Politely ignoring his tenuous claims of uber-fandom, I decided to take a different tact: "Were you also kicking Messi every time he had the ball?" I asked, nicknaming his team "the Bolton Wanderers of Europe" and carrying myself with the miss-judged confidence one often feels after six pints of Guinness. "Oh, aye, you ever seen your team play Barcelona in the Champions' League son?", he asked all menacingly and, setting aside the concern that there was a big twist coming and he was suddenly about to get all Darth Vader and assume rightful parental ownership of me, I replied "what, in the ground you mean? Only twice. You?"
It was the type of sizzling byplay and mirth inducing banter anybody familiar with watching football matches in the company of those who don't share your allegiances will be used to but it did help cement my wish for anybody other than Manchester United to win this year's Champions' League. Well, apart from Liverpool naturally, a football club so pompous and maddeningly in love with themselves that watching them induces the same kind of queasy feeling in the pit of your stomach you normally associate with locking yourself out of your house dressed in only your underwear.
But Chelsea? Yeah, I felt could just about stomach the prospect of Chelsea winning it. I know the parish could have me burnt at the stake or pelted with stones for even thinking such a thought but, damnit, if I haven't become ever so slightly tolerant of Chelsea in recent weeks. There's something disturbingly tacky about the way people have gone after Drogba and Grant (and, HA!, wasn't it side splittingly hi-lari-ous when he was visibly shaken haven been bundled to the ground by an athlete half his age?) and, though I must stress that at no point has my stance on them ever slipped beneath deep antipathy for everything they stand for, the way they've been beaten about by sticks by the media all season has induced a certain amount of careful sympathy in me; more a reaction to the people attacking them than the club itself, it's like you can feel sorry for some poor sod being spat at and abused as he leaves a courtroom without necessarily warming to him.
So there I was; prepared to overlook Ashley Cole's idiotic wristband (is there some sort of Facebook group dedicated to hating this item of sportswear? There should be and joining it should be a requisite of registering to the site in the first place) and the disgusting price they charge away supporters at Stamford Bridge and the shocking percentage of their fans who apparently think it acceptable to wear sunglasses in public, I was just about to plunge myself firmly in the camp marked ‘Chelsea' and then I remembered...Tim Lovejoy. Now I don't know what to think.
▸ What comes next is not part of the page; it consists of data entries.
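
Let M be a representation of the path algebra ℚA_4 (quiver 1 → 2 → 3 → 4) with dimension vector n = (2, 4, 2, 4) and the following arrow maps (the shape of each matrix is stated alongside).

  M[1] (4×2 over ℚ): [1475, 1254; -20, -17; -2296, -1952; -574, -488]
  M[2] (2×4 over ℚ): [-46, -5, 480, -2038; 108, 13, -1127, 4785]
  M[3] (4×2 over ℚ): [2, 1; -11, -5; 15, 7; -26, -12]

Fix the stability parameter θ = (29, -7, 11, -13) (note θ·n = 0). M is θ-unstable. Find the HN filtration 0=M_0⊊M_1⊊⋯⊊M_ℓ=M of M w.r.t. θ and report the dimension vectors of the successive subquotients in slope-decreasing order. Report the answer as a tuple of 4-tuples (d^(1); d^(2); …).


Barcode: M ≅ I[1,2], I[1,4], I[2,2], I[2,4], I[4,4]^2. HN layers by μ_θ (5 steps, strictly decreasing):
  μ^(1)=11; μ^(2)=5; μ^(3)=-1; μ^(4)=-7; μ^(5)=-13

((1, 1, 0, 0); (1, 1, 1, 1); (0, 0, 1, 1); (0, 2, 0, 0); (0, 0, 0, 2))


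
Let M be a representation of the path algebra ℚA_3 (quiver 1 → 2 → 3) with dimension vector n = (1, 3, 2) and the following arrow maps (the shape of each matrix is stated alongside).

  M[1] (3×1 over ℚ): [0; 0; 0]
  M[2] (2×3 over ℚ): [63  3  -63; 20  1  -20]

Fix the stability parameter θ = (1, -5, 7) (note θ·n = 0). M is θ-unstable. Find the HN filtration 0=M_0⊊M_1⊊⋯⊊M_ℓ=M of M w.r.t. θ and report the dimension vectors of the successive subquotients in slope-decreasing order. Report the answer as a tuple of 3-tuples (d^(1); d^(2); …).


Via rank(M_{q-1}∘⋯∘M_p): M ≅ I[1,1], I[2,2], I[2,3]^2.
μ_θ-semistable layers: μ^(1)=7; μ^(2)=1; μ^(3)=-5

((0, 0, 2); (1, 0, 0); (0, 3, 0))


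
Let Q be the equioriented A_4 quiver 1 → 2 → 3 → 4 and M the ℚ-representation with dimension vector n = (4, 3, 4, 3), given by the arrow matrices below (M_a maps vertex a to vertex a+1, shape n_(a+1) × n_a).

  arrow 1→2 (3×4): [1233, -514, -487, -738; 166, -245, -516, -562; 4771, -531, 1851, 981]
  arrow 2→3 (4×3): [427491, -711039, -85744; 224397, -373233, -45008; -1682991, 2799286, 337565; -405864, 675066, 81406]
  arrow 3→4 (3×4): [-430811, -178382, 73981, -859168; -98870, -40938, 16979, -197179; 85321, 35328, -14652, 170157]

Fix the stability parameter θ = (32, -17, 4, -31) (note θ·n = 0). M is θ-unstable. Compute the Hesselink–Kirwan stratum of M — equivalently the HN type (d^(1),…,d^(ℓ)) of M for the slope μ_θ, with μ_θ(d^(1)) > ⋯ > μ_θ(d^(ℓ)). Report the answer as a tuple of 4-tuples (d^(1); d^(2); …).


Barcode: M ≅ I[1,1], I[1,2], I[1,4]^2, I[3,3], I[3,4]. HN layers by μ_θ (5 steps, strictly decreasing):
  μ^(1)=32; μ^(2)=15/2; μ^(3)=4; μ^(4)=-3; μ^(5)=-27/2

((1, 0, 0, 0); (1, 1, 0, 0); (0, 0, 1, 0); (2, 2, 2, 2); (0, 0, 1, 1))


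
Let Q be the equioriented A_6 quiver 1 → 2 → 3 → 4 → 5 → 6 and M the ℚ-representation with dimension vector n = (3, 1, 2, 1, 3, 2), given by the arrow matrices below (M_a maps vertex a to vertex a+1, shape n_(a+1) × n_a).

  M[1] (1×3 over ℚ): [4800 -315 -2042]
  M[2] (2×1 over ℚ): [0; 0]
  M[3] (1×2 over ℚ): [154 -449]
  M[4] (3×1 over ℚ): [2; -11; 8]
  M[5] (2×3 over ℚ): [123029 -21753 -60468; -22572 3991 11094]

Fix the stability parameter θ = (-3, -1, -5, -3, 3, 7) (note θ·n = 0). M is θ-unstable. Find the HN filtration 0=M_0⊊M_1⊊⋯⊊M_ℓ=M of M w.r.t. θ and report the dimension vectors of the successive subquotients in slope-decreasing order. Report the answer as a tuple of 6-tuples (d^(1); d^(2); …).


Barcode: M ≅ I[1,1]^2, I[1,2], I[3,3], I[3,6], I[5,5], I[5,6]. HN layers by μ_θ (5 steps, strictly decreasing):
  μ^(1)=7; μ^(2)=3; μ^(3)=-1; μ^(4)=-3; μ^(5)=-5

((0, 0, 0, 0, 0, 2); (0, 0, 0, 0, 3, 0); (0, 1, 0, 0, 0, 0); (3, 0, 0, 1, 0, 0); (0, 0, 2, 0, 0, 0))


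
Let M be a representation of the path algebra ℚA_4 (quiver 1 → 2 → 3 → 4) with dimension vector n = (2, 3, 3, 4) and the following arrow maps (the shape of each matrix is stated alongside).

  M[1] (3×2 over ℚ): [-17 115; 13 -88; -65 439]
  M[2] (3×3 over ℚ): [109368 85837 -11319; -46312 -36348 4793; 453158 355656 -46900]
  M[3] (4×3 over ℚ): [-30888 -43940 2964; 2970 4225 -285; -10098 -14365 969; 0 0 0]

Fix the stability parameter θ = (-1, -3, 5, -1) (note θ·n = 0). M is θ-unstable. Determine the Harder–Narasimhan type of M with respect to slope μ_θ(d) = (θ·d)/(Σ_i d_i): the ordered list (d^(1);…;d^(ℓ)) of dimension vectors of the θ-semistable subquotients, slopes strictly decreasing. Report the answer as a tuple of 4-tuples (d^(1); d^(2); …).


Interval decomposition of M: I[1,3], I[1,4], I[2,3], I[4,4]^3.
HN type (ℓ=5): μ^(1)=5; μ^(2)=2; μ^(3)=-1; μ^(4)=-2; μ^(5)=-3

((0, 0, 2, 0); (0, 0, 1, 1); (0, 0, 0, 3); (2, 2, 0, 0); (0, 1, 0, 0))


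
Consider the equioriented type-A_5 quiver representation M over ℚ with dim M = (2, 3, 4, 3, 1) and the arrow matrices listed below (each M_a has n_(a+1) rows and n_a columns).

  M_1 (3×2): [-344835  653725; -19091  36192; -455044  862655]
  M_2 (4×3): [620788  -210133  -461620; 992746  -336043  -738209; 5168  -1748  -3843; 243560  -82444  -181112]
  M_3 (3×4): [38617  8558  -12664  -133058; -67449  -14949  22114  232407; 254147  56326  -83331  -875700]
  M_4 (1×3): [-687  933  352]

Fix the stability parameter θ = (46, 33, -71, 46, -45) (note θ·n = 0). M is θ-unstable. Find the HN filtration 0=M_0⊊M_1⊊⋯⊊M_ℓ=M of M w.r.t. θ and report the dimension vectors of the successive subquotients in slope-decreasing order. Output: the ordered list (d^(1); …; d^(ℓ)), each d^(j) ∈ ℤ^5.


Barcode: M ≅ I[1,4], I[1,5], I[2,4], I[3,3]. HN layers by μ_θ (5 steps, strictly decreasing):
  μ^(1)=46; μ^(2)=8/3; μ^(3)=9/5; μ^(4)=-19; μ^(5)=-71

((0, 0, 0, 2, 0); (1, 1, 1, 0, 0); (1, 1, 1, 1, 1); (0, 1, 1, 0, 0); (0, 0, 1, 0, 0))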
I've spoken to friends nursing similar concerns and we briefly discussed the concept of absolute neutrality. It's an interesting idea but how on earth would it work? People have been very outspoken about Alan Green's exposure as a Liverpool fan in recent months and whilst it betrays a lack of imagination to attack a man for being interesting and opinionated it also beholds commentators to a bizarre set of standards it's almost unthinkable to impose on ourselves- a dispensation of loyalties would make football unwatchable wouldn't it? What would you do with your hands? Even matches like the European Champions' League final would be viewed through the same barely interested eyes that sat half heartedly through the dreadful last season of ‘Friends' just to see how they ended it.
"You could just not watch it" people have sighed in response to my addled fretting but briefly forgetting our mandate to be hip and trendy and oh-so-righteously-cynical that's not really an option is it? A few years ago I was unable to watch some England match or other and spent an enjoyable next day disagreeing vehemently with everybody's opinion on every aspect of it; it was a fun experiment but isn't sustainable as an outlook on the game- you miss, say, three major televised matches and you are hopelessly out of the loop, suddenly Richard Bacon on Radio Five is talking down to you and attempting to educate you on a sport you are already starting to feel disenfranchised with- it's the beginning of a grim process and will eventually end up like the rest of them, bemoaning live football getting in the way of Coronation Street again.
So, it appears the only thing for is to hope they both lose. Whether this is workable or not is one thing, but we're off to a good start. The farcical set of circumstances that has lead to both supporters having an almighty task of actually getting to the game is already beginning to tarnish the experience for them and I could just about handle the prospect of them all descending on my local to watch it if it meant as few of them as possible were having a European Final day to remember.